Словно громом оглушили последние слова толпу. Несколько минут стояла она ошеломлённая, окаменелая. Вдруг оживилась, почувствовала глубочайшее оскорбление. И кем же нанесено оскорбление? Излюбленным посадником!

   — Продал он нас татарам! — послышался чей-то крик.

   — Продал! Иуда, предатель! Покончить с ним! — заревела толпа, надвигая вперёд, к помосту.

Посадник побледнел; он видел всё более разраставшуюся ярость толпы, он понял безысходное положение и кротко покорился своей участи, только глаза его с укором глядели на толпу.

Вот начали взбираться по лестнице его палачи, но он не дрогнул. Поднимается над его седой головой дубина, толпа с ненавистью смотрит на него, а он стоит спокойно, смотрит на них с укором, бледность, разлита по его лицу, бледность спорящая с сединами. Опустилась дубина, и из седой старческой головы хлынула кровь. Посадник рухнул на помост и тотчас же полетел на землю, столкнутый своими палачами. Толпа при виде крови опьянела и пришла в неистовство.

XIV. БУНТ


Может быть, Симский и не был уверен во владыке, но во всяком случае он не обманул боярыню, обещав добыть ей разрешение от обещания идти в монастырь. Это разрешение он принёс ей на другой же день.

Не верила ушам своим боярыня.

   — Чего разрешение, — говорил весело Симский, — владыка и на свадьбу тебя благословил.

Закраснелась боярыня, зарумянилась, не верилось ей её счастью.

   — Ох, боярин, столько я горя натерпелась за всю свою жизнь, — говорила она, — что и не верится мне теперь ничему хорошему.

   — Эх, боярыня, не век же веченский горе тебе мыкать, — утешал её Симский, — пора и счастье испытать. Вот приедет друг сердечный, Михайло Осипович, мы весёлым пирком и за свадебку, а я вот каким дружкой буду, сама увидишь!

Боярыня смеялась, была весела, счастлива.

Снова стала она расцветать, снова молодость начала возвращаться к ней.

Прошла неделя, и вдруг боярыня затуманилась, почуяла она, что что-то неладно начинает делаться с ней. Перепугалась насмерть.

   — Не знаю, — раздумывала она, — как это бывает, а чудится мне, что я матерью стала!
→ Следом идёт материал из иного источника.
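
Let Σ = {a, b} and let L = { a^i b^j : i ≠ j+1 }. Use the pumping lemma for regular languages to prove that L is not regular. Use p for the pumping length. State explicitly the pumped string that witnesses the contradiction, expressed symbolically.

a^{p+p!} b^{p+p!-1}

Assume L is regular; let p be its pumping constant.
Choose w = a^p b^{p+p!-1}. Since p ≠ (p+p!-1)+1 = p+p!, w ∈ L; and |w| ≥ p.
The pumping lemma gives a decomposition w = xyz where |xy| ≤ p and y is nonempty.
Since the first p symbols of w are all a's and |xy| ≤ p, y lies entirely in the leading a-block: y = a^k for some k with 1 ≤ k ≤ p.
Since 1 ≤ k ≤ p, k divides p!; set t = 1 + p!/k. Then xy^t z has p + (p!/k)·k = p + p! copies of a. Now the a-count is p+p! and (b-count)+1 = (p+p!-1)+1 = p+p!, so i ≠ j+1 fails. So xy^t z = a^{p+p!} b^{p+p!-1} ∉ L.
This is a contradiction; hence L is not regular.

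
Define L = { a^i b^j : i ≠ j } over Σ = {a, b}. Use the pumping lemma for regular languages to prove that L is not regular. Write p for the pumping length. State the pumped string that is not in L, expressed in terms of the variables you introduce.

a^{p+p!} b^{p+p!}

Assume L is regular. Let p be the pumping length given by the pumping lemma.
Choose w = a^p b^{p+p!}. Since p ≠ p+p!, w ∈ L; and |w| ≥ p.
Write w = xyz as guaranteed by the lemma, with |xy| ≤ p and y is nonempty.
Because |xy| ≤ p and w begins with p copies of a, we have y = a^k with 1 ≤ k ≤ p.
Since 1 ≤ k ≤ p, k divides p!; set t = 1 + p!/k. Then xy^t z has p + (p!/k)·k = p + p! copies of a. Now the a-count equals the b-count, so i ≠ j fails. So xy^t z = a^{p+p!} b^{p+p!} ∉ L.
This is a contradiction; hence L is not regular.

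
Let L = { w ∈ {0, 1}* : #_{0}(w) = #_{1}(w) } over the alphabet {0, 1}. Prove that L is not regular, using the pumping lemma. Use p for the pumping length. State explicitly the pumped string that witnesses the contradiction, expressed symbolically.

Assume L is regular. Let p be the pumping length given by the pumping lemma.
Choose w = 0^p 1^p ∈ L with |w| = 2p ≥ p.
The pumping lemma gives a decomposition w = xyz where |xy| ≤ p and |y| ≥ 1.
Because |xy| ≤ p and w begins with p copies of 0, we have y = 0^k with 1 ≤ k ≤ p.
Pump with i = 2: xy^2z = 0^{p+k} 1^p has p+k occurrences of 0 but only p of 1. Since k ≥ 1 the counts differ, so xy^2z ∉ L.
This is a contradiction; hence L is not regular.

0^{p+k} 1^p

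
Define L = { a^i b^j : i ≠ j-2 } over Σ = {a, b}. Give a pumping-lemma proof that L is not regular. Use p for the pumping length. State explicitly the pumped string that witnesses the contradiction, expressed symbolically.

a^{p+p!} b^{p+p!+2}

Assume L is regular. Let p be the pumping length given by the pumping lemma.
Choose w = a^p b^{p+p!+2}. Since p ≠ (p+p!+2)-2 = p+p!, w ∈ L; and |w| ≥ p.
Write w = xyz as guaranteed by the lemma, with |xy| ≤ p and |y| ≥ 1.
Since the first p symbols of w are all a's and |xy| ≤ p, y lies entirely in the leading a-block: y = a^k for some k with 1 ≤ k ≤ p.
Since 1 ≤ k ≤ p, k divides p!; set t = 1 + p!/k. Then xy^t z has p + (p!/k)·k = p + p! copies of a. Now the a-count is p+p! and (b-count)-2 = (p+p!+2)-2 = p+p!, so i ≠ j-2 fails. So xy^t z = a^{p+p!} b^{p+p!+2} ∉ L.
This contradicts the pumping lemma, so L is not regular.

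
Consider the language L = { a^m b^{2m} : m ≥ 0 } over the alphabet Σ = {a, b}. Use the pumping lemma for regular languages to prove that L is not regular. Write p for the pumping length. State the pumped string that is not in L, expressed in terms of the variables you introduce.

a^{p+k} b^{2p}

Suppose for contradiction that L is regular, and let p be the pumping length.
Take w = a^p b^{2p}. Then w ∈ L and |w| = 3p ≥ p.
The pumping lemma gives a decomposition w = xyz where |xy| ≤ p and |y| ≥ 1.
The first p characters of w are a's, so xy (and hence y) consists only of a's. Write y = a^k, 1 ≤ k ≤ p.
Pump with i = 2: xy^2z = a^{p+k} b^{2p}. For this to lie in L we would need 2p = 2(p+k), which forces k = 0. But k ≥ 1, so xy^2z ∉ L.
This is a contradiction; hence L is not regular.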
Страх охватил её при этой мысли.

   — Господи! Хотя бы Михайло скорей ворочался, что я буду без него делать, — томилась она, — сраму-то, сраму что будет. Ведь никто не скажет, что от мужа ребёнок. Какой муж! Сколько лет жила с ним, ничего не было, а как не стало его, так и ребята пошли. Господи Боже? Куда же мне теперь девать свою головушку бедную!

Сидит боярыня и слезами заливается.

«А хорошо было бы, кабы он поскорей вернулся, — в другой раз думается ей. — Хорошо бы, уж куда хорошо, у нас бы мальчик был, непременно мальчик, — мечтает она, — и весь в Михайлу! Как бы я любила его, Господи, как бы любила».

И снова загорается краска на её лице при этих мыслях, снова глаза искрятся счастьем.

Прошло ещё несколько дней. Встала боярыня утречком рано, в эту ночь особенно что-то плохо спалось ей. Встала она, и какая-то кручина явилась на сердце, словно беду какую чует.

«Чтой-то только делается со мной? Знать, это всё от этой болезни моей», — думает она.

И ходит боярыня из угла в угол по хоромам, не находит места себе. Тошнёхонько ей. Вдруг до неё донёсся шум с улицы.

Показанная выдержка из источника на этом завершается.